Yesterday's interview with Orbán on "Ma Reggel" was quite long and János Betlen asked him about all sorts of issues, including the by now infamous visit to St. Petersburg. First, Orbán insisted that he received the invitation not as one of the vice-chairmen of the European People's Party but as "chairman of Fidesz." Betlen seemed to be surprised but Orbán insisted. When asked about the duration of the meeting Orbán first answered rather vaguely: "It was long and thorough." Betlen wasn't satisfied and asked: "More than half an hour?" Answer: "More, yes. More than that, of course." Question: "More than an hour?" Answer: "Well, perhaps not that long … but it is not like a soccer match and one doesn't clock the time…." He then recalled that he had five or six points about which he definitely wanted to mention and he managed to cover them all.
A few days ago Orbán came out with an extravagant promise: he and his government will create an "energy independent Hungary" in twenty years. According to all experts this is no more than a pipe dream. What Betlen wanted to know was how Putin reacted to this plan. After all, it would not be to Russia's advantage if Hungary no longer needed to import natural gas or oil. Great was Betlen's surprise when he heard from Orbán that Putin was outright elated learning about this Fidesz plan. In fact, he told Orbán that Russia "will help" Hungary to achieve this goal. "Really?" asked Betlen. The answer was rather muddled but it seems that since Hungary's nuclear power plant at Paks was built with Soviet help and technology and because the Hungarian government is planning to double Paks's capacity in the near future Russia will have a part to play in the construction. Thus, in this way Russia will assist Hungary to become an "energy independent" country.
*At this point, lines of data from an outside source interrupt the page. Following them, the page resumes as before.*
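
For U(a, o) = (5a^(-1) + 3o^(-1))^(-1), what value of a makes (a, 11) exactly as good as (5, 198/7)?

U depends on (a, o) only through S = 5a^(-1) + 3o^(-1), so equal utility means equal S. At (5, 198/7): S = 73/66.
With o = 11: 3·11^(-1) = 3/11, so 5a^(-1) = 73/66 − 3/11 = 5/6, i.e. a^(-1) = 1/6.
Hence a = 1/(1/6) = 6.
Check: U(6, 11) = 0.9041.

a = 6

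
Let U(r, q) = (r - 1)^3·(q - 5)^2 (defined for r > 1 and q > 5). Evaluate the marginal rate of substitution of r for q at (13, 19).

MU_r = 3·(r−1)^2·(q−5)^2, MU_q = 2·(r−1)^3·(q−5).
MRS = (3/2)·(q−5)/(r−1).
At (13, 19): MRS = 1.75.
So at (13, 19) the consumer would give up 1.75 units of q for one more unit of r.

MRS = 1.75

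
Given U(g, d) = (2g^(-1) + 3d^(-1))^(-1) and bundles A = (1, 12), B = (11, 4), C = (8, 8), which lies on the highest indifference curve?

Bundle C

Evaluate utility at each bundle:
U(A) = 0.444.
U(B) = 1.073.
U(C) = 1.600.
Highest utility is C, so C ≻ B ≻ A.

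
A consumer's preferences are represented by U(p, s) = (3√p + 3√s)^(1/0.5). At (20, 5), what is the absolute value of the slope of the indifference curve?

MRS = 0.5

For CES with ρ = 0.5, MRS = √(s/p).
At (20, 5): MRS = 0.5.
The indifference curve has slope −0.5 at this bundle.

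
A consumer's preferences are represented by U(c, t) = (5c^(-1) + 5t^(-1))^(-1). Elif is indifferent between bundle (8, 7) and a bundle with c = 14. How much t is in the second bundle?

U depends on (c, t) only through S = 5c^(-1) + 5t^(-1), so equal utility means equal S. At (8, 7): S = 75/56.
With c = 14: 5·14^(-1) = 5/14, so 5t^(-1) = 75/56 − 5/14 = 55/56, i.e. t^(-1) = 11/56.
Hence t = 1/(11/56) = 56/11.
Check: U(14, 56/11) = 0.7467.

t = 56/11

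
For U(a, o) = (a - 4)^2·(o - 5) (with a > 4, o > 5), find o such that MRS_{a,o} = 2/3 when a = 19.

o = 10

MU_a = 2·(a−4)·(o−5), MU_o = (a−4)^2.
MRS = (2/1)·(o−5)/(a−4).
Substitute a = 19: MRS = (o − 5)/7.5. Setting this equal to 2/3 gives o − 5 = (2/3)·7.5 = 5, so o = 10.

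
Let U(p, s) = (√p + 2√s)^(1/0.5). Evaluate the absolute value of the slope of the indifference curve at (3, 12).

MRS = 1

For CES with ρ = 0.5, MRS = (1/2)·√(s/p).
At (3, 12): MRS = 1.
That is, one extra unit of p is worth 1 units of s at the margin.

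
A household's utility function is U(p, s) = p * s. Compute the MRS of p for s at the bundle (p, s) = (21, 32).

MU_p = s and MU_s = p.
MRS = MU_p/MU_s = s/p.
At (21, 32): MRS = 32/21.
That is, one extra unit of p is worth 32/21 units of s at the margin.

MRS = 32/21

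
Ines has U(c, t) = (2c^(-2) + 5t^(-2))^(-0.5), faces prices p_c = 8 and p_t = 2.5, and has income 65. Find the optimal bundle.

c* = 5, t* = 10

For CES with ρ = -2, MRS = (2/5)·(t/c)^3.
Tangency: set MRS = p_c/p_t = 8/2.5 = 3.2.
So (t/c)^3 = 8; taking the cube root, t/c = 2, i.e. t = 2·c.
Substitute into the budget 8·c + 2.5·t = 65: 13·c = 65, so c* = 5 and t* = 2·5 = 10.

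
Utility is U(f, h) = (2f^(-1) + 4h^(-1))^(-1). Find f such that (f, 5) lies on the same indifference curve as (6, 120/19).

f = 12

U depends on (f, h) only through S = 2f^(-1) + 4h^(-1), so equal utility means equal S. At (6, 120/19): S = 29/30.
With h = 5: 4·5^(-1) = 0.8, so 2f^(-1) = 29/30 − 0.8 = 1/6, i.e. f^(-1) = 1/12.
Hence f = 1/(1/12) = 12.
Check: U(12, 5) = 1.0345.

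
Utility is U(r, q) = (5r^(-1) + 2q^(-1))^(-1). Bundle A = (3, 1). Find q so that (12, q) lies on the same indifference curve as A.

U depends on (r, q) only through S = 5r^(-1) + 2q^(-1), so equal utility means equal S. At (3, 1): S = 11/3.
With r = 12: 5·12^(-1) = 5/12, so 2q^(-1) = 11/3 − 5/12 = 3.25, i.e. q^(-1) = 1.625.
Hence q = 1/1.625 = 8/13.
Check: U(12, 8/13) = 0.2727.

q = 8/13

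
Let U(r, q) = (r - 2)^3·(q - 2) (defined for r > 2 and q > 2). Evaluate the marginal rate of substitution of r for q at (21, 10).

MU_r = 3·(r−2)^2·(q−2), MU_q = (r−2)^3.
MRS = (3/1)·(q−2)/(r−2).
At (21, 10): MRS = 24/19.
The indifference curve has slope −24/19 at this bundle.

MRS = 24/19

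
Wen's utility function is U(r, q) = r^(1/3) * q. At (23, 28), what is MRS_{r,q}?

MRS = 28/69

MU_r = 1/3·r^(-2/3)·q and MU_q = r^(1/3).
MRS = MU_r/MU_q = (1/3)·q/r.
At (23, 28): MRS = 28/69.
That is, one extra unit of r is worth 28/69 units of q at the margin.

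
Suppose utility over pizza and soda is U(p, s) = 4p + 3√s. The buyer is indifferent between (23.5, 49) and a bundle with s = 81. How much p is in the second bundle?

p = 22

U(23.5, 49) = 115.
Set U(p, 81) = 115 and solve.
With s = 81: √81 = 9, so 4p = 115 − 3·9 = 88 and p = 22.
Check: U(22, 81) = 115.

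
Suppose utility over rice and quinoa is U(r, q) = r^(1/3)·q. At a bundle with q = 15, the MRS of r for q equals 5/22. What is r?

MU_r = 1/3·r^(-2/3)·q and MU_q = r^(1/3).
MRS = MU_r/MU_q = (1/3)·q/r.
Substitute q = 15: MRS = 5/r. Setting 5/r = 5/22 gives r = 5/(5/22) = 22.

r = 22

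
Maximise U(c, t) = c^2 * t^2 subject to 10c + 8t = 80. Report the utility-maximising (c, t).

c* = 4, t* = 5

MU_c = 2·c·t^2 and MU_t = 2·c^2·t.
MRS = MU_c/MU_t = t/c.
Tangency: set MRS = p_c/p_t = 10/8 = 1.25.
So t/c = 1.25, i.e. t = 1.25·c.
Substitute into the budget 10·c + 8·t = 80: 20·c = 80, so c* = 4.
Then t* = 1.25·4 = 5.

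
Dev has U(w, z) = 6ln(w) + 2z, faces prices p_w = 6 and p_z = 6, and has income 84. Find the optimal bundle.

w* = 3, z* = 11

MU_w = 6/w, MU_z = 2.
MRS = 6/w ÷ 2.
Tangency: set MRS = p_w/p_z = 6/6 = 1.
MRS depends only on w: 3/w = 1 ⇒ w* = 3/1 = 3.
From the budget, 6·z = 84 − 6·3 = 66, so z* = 11.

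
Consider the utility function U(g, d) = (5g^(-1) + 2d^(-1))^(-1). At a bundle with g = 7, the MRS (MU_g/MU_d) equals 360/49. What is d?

d = 12

For CES with ρ = -1, MRS = (5/2)·(d/g)^2.
Setting (5/2)·(d/7)^2 = 360/49 gives (d/7)^2 = 144/49, so d/7 = 12/7 and d = 12.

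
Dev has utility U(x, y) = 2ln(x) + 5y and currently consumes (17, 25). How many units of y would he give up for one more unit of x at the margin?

MU_x = 2/x, MU_y = 5.
MRS = 2/x ÷ 5.
At (17, 25): MRS = 2/85.
So at (17, 25) the consumer would give up 2/85 units of y for one more unit of x.

MRS = 2/85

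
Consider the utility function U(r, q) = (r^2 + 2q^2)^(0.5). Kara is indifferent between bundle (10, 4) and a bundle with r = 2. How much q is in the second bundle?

U depends on (r, q) only through S = r^2 + 2q^2, so equal utility means equal S. At (10, 4): S = 132.
With r = 2: 2^2 = 4, so 2q^2 = 132 − 4 = 128, i.e. q^2 = 64.
Hence q = √64 = 8.
Check: U(2, 8) = 11.4891.

q = 8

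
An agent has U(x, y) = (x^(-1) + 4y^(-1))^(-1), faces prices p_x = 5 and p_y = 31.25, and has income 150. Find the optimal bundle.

x* = 5, y* = 4

For CES with ρ = -1, MRS = (1/4)·(y/x)^2.
Tangency: set MRS = p_x/p_y = 5/31.25 = 4/25.
So (y/x)^2 = 16/25; taking the square root, y/x = 0.8, i.e. y = 0.8·x.
Substitute into the budget 5·x + 31.25·y = 150: 30·x = 150, so x* = 5 and y* = 0.8·5 = 4.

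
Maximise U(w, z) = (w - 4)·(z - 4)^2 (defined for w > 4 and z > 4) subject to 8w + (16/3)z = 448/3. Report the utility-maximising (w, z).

MU_w = (z−4)^2, MU_z = 2·(w−4)·(z−4).
MRS = (1/2)·(z−4)/(w−4).
Tangency: set MRS = p_w/p_z = 8/(16/3) = 1.5.
So (1/2)·(z − 4)/(w − 4) = 1.5, i.e. (z − 4) = 3·(w − 4).
Rewrite the budget in excess-of-subsistence terms: 8·(w − 4) + (16/3)·(z − 4) = 448/3 − 8·4 − (16/3)·4 = 96.
Substituting, 24·(w − 4) = 96, so w − 4 = 4 and w* = 8.
Then z − 4 = 3·4 = 12, so z* = 16.

w* = 8, z* = 16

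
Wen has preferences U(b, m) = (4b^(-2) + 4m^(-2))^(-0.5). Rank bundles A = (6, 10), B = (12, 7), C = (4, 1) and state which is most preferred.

Bundle B

Evaluate utility at each bundle:
U(A) = 2.572.
U(B) = 3.023.
U(C) = 0.485.
Highest utility is B, so B ≻ A ≻ C.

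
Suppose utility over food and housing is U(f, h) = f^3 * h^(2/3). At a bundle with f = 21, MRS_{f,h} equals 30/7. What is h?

MU_f = 3·f^2·h^(2/3) and MU_h = 2/3·f^3·h^(-1/3).
MRS = MU_f/MU_h = (4.5)·h/f.
Substitute f = 21: MRS = h/(14/3). Setting h/(14/3) = 30/7 gives h = (30/7)·(14/3) = 20.

h = 20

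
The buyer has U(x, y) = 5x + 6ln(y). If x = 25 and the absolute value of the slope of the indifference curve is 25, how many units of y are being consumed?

MU_x = 5, MU_y = 6/y.
MRS = 5 ÷ (6/y).
MRS depends only on y: (5/6)·y = 25 ⇒ y = 25/(5/6) = 30.

y = 30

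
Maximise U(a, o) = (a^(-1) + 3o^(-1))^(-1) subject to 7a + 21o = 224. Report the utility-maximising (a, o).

For CES with ρ = -1, MRS = (1/3)·(o/a)^2.
Tangency: set MRS = p_a/p_o = 7/21 = 1/3.
So (o/a)^2 = 1; taking the square root, o/a = 1, i.e. o = a.
Substitute into the budget 7·a + 21·o = 224: 28·a = 224, so a* = 8 and o* = 8.

a* = 8, o* = 8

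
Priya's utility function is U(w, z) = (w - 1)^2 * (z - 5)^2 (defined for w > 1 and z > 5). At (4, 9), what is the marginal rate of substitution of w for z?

MU_w = 2·(w−1)·(z−5)^2, MU_z = 2·(w−1)^2·(z−5).
MRS = (z−5)/(w−1).
At (4, 9): MRS = 4/3.
That is, one extra unit of w is worth 4/3 units of z at the margin.

MRS = 4/3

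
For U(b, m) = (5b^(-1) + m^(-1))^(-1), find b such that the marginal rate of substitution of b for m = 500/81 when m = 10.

b = 9

For CES with ρ = -1, MRS = (5/1)·(m/b)^2.
Setting (5/1)·(10/b)^2 = 500/81 gives (10/b)^2 = 100/81, so 10/b = 10/9 and b = 9.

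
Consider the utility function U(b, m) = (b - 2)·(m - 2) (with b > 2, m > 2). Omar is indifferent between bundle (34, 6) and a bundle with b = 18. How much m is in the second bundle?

U(34, 6) = 128.
Set U(18, m) = 128 and solve.
With b = 18: (18 − 2) = 16, so (m − 2) = 128/16 = 8.
So m = 2 + 8 = 10.
Check: U(18, 10) = 128.

m = 10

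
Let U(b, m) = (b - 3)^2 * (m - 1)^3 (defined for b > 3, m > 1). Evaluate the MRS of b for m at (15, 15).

MRS = 7/9

MU_b = 2·(b−3)·(m−1)^3, MU_m = 3·(b−3)^2·(m−1)^2.
MRS = (2/3)·(m−1)/(b−3).
At (15, 15): MRS = 7/9.
So at (15, 15) the consumer would give up 7/9 units of m for one more unit of b.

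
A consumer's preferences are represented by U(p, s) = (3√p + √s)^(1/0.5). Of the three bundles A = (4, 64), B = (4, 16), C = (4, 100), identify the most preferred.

Bundle C

Evaluate utility at each bundle:
U(A) = 196.000.
U(B) = 100.000.
U(C) = 256.000.
Highest utility is C, so C ≻ A ≻ B.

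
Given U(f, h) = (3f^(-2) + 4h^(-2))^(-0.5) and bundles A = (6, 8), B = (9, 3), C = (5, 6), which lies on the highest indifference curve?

Evaluate utility at each bundle:
U(A) = 2.619.
U(B) = 1.441.
U(C) = 2.080.
Highest utility is A, so A ≻ C ≻ B.

Bundle A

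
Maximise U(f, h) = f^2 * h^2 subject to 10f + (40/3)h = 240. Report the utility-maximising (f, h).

f* = 12, h* = 9

MU_f = 2·f·h^2 and MU_h = 2·f^2·h.
MRS = MU_f/MU_h = h/f.
Tangency: set MRS = p_f/p_h = 10/(40/3) = 0.75.
So h/f = 0.75, i.e. h = 0.75·f.
Substitute into the budget 10·f + (40/3)·h = 240: 20·f = 240, so f* = 12.
Then h* = 0.75·12 = 9.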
Should I continue? I don't think it is necessary. Everybody should get the idea.
An internet newspaper www.stop.hu learned from a diplomat who was also present at the conference of United Russia that in his opinion there was no way Orbán could possibly have had a private interview with Putin. Apparently there was a huge reception for delegates and guests, and Putin stopped here and there and exchanged a few words with the participants. Thus most likely also with Orbán.
I find it hard to believe that Putin could possibly have had more than half an hour to spend with the leader of a small country's opposition party on a day filled with official obligations. He was one of the speakers at the congress that lasted at least four or five hours. Then there was the reception for 2,000 at which he had to play host. I'm afraid Viktor Orbán is not telling the truth. And that is a very serious problem. This is not some lily-white lie but rather, I believe, the sign of a serious character fault. Can one trust a man who sees the world through a very distorted lens? I don't think so.